Judge Goliath also said those who were excluded or not adequately consulted might suffer irreparable harm should the construction continue pending the review proceedings.
“This matter, ultimately, concerns the rights of indigenous peoples. The fact that the development has substantial economic, infrastructural and public benefits can never override the fundamental rights of First Nations Peoples .”
She noted that the First Nations people had a “deep, sacred” link to the site through lineage, oral history and narratives, indigenous knowledge systems, living heritage and collective memory.
“The TRUP site is central to the tangible and intangible cultural heritage of the First Nations peoples. The fundamental right to culture and heritage of indigenous groups, more particularly the Khoi and San First Nations peoples, are under threat in the absence of proper consultation,” said Judge Goliath.
The Liesbeek Leisure Properties Trust argued in court that it would suffer disproportionate hardship if an interim urgent application was granted.
Legal counsel for the Trust told the court at the time that its clients had contractual obligations and had committed to a construction timetable and time frames.
It submitted in court that Amazon’s withdrawal from the development could harm the city’s economy and expose the developers to financial penalties and damages.
“Any such delay would most certainly see Amazon terminating the development and lease agreements.

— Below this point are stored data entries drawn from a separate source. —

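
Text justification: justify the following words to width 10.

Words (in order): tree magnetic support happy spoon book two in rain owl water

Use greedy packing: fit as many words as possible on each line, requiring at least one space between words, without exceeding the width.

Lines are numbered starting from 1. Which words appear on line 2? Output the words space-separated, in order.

Line 1: ['tree'] (min_width=4, slack=6)
Line 2: ['magnetic'] (min_width=8, slack=2)
Line 3: ['support'] (min_width=7, slack=3)
Line 4: ['happy'] (min_width=5, slack=5)
Line 5: ['spoon', 'book'] (min_width=10, slack=0)
Line 6: ['two', 'in'] (min_width=6, slack=4)
Line 7: ['rain', 'owl'] (min_width=8, slack=2)
Line 8: ['water'] (min_width=5, slack=5)

Answer: magnetic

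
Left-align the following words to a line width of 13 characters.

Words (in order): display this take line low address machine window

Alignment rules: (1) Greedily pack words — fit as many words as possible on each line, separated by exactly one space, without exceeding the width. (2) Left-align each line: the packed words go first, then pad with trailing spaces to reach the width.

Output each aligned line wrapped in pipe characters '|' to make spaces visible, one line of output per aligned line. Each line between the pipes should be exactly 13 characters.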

Even a reduced delay of six months will result in termination by Amazon,” the court was told.
Judge Goliath’s order said the Trust was fully aware that a legal challenge was
looming and refused to provide an under-taking to refrain from acting on the environmental and planning authorisations.
Therefore, a halt to the construction work could not be construed as being prejudicial to the Trust.
“LLPT elected to continue with the construction at its own risk,” said Judge Goliath.
The court order also called for the appointment of an independent consultant, noting that the tension among First Nations groups strengthened for meaningful and proper consultation.
Judge Goliath said the court order should not be construed as criticism against the development or views expressed by the First Nations Collective.
“The core consideration is the issue of proper and meaningful engagement with affected First Nations people.”
The interim court interdict was granted pending a challenge by the applicants to review or set aside the decisions by the provincial government and the City to give the go-ahead for the development.
While noting that there was yet another case to be argued soon, the Goringhaicona Khoi Khon welcomed the court’s decision as a step towards “restorative justice for indigenous people of the country”.
The Trust said it was disappointed by the outcome and was considering “the legal avenues available to it”.
The First Nations Collective said it would appeal against the judgment.
On Monday, the Goringhaicona Khoi Khon and OCA will return to the site they regard as “Ground Zero” for colonial land dispossession in South Africa.
Spokesperson for the Goringhaicona Tauriq Jenkins said the event would celebrate the country’s Constitution.
He said the event would also honour the resistance against colonisation and reaffirm the position that the “site and indigenous peoples’ heritage is not for sale”.